In 2016, Cavalcanti was involved in data curation on the CarpeDIEN platform at Brazil’s Nuclear Energy Institute (IEN), which performs research in fields such as radiopharmaceuticals and artificial intelligence. “It took time to develop the right metadata models for the kind of information we were dealing with,” she says. According to Cavalcanti, the curation process should begin before any data is produced. “In a data management plan, it may also be important to specify the software or equipment that will be used to generate information such as images or algorithms.” Claudia Medeiros agrees that this type of information can be essential. “Often having access to the data is not enough to reproduce an experiment. You also need to have the same computer programs or operating system to recreate the same conditions as in the original study,” she says.

During her time at IEN, Márcia Cavalcanti conducted a survey on data repositories in Europe which she published last year in a journal of the Institute for Humanities and Information Sciences at the Federal University of Rio Grande (FURG), in Rio Grande do Sul. The survey covered 33 countries and found that only nine had open-access research repositories in 2016. Her findings show that data-sharing is still incipient in many European countries. Horizon 2020, the largest research funding scheme in the European Union, established in 2007, issued a step-by-step guide on data-management plans in 2016, ahead of them becoming mandatory for all grant applications in 2017. One important aspect of the guide is the attention it draws to situations in which sharing raw data can create ethical issues, such as in clinical trials that use personal data and need to protect patient privacy.

Publicly funded researchers cannot omit themselves from sharing information, says Câmara

“Barring these exceptions, there are really no arguments to justify publicly funded researchers in refusing to furnish their data,” says Gilberto Câmara, a researcher at the Brazilian National Institute for Space Research (INPE) and a coordinator of the FAPESP Research Program on Global Climate Change. According to Câmara, many researchers will hold off archiving experiment data until their research has been published in a journal, on the argument that their data could be appropriated by others and published without them receiving credit for it. “That’s a poor excuse,” he says.

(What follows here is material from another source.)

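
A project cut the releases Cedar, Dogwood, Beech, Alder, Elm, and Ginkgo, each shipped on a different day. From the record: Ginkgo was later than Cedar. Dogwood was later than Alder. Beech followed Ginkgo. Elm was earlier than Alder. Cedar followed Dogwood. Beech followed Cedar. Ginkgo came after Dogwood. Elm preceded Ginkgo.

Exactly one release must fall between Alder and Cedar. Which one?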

Câmara explains that information can be safely archived before publishing a paper as all data are assigned an identification code known as a Digital Object Identifier (DOI) so they are traceable. “The fact is that, unfortunately, many researchers don’t want others to publish research before they, who collected the data, have published their work,” says Câmara.

“All the data from my research are archived in open databases as they are collected,” says the researcher, who publishes data from satellite-image analysis on Pangaea, a platform for georeferenced data. Recently, information he stored in this digital repository was used by researchers from Restore+, an international consortium for land-use research based in Germany. Câmara welcomes FAPESP’s initiative to require researchers to develop data-management plans. “This can help to address bad habits in the scientific community by promoting good practices in data management,” he says. “There are researchers who feel they own the data and will only share it with their colleagues if they get something in return, such as coauthorship of the paper. This, unfortunately, is all too frequent,” he says.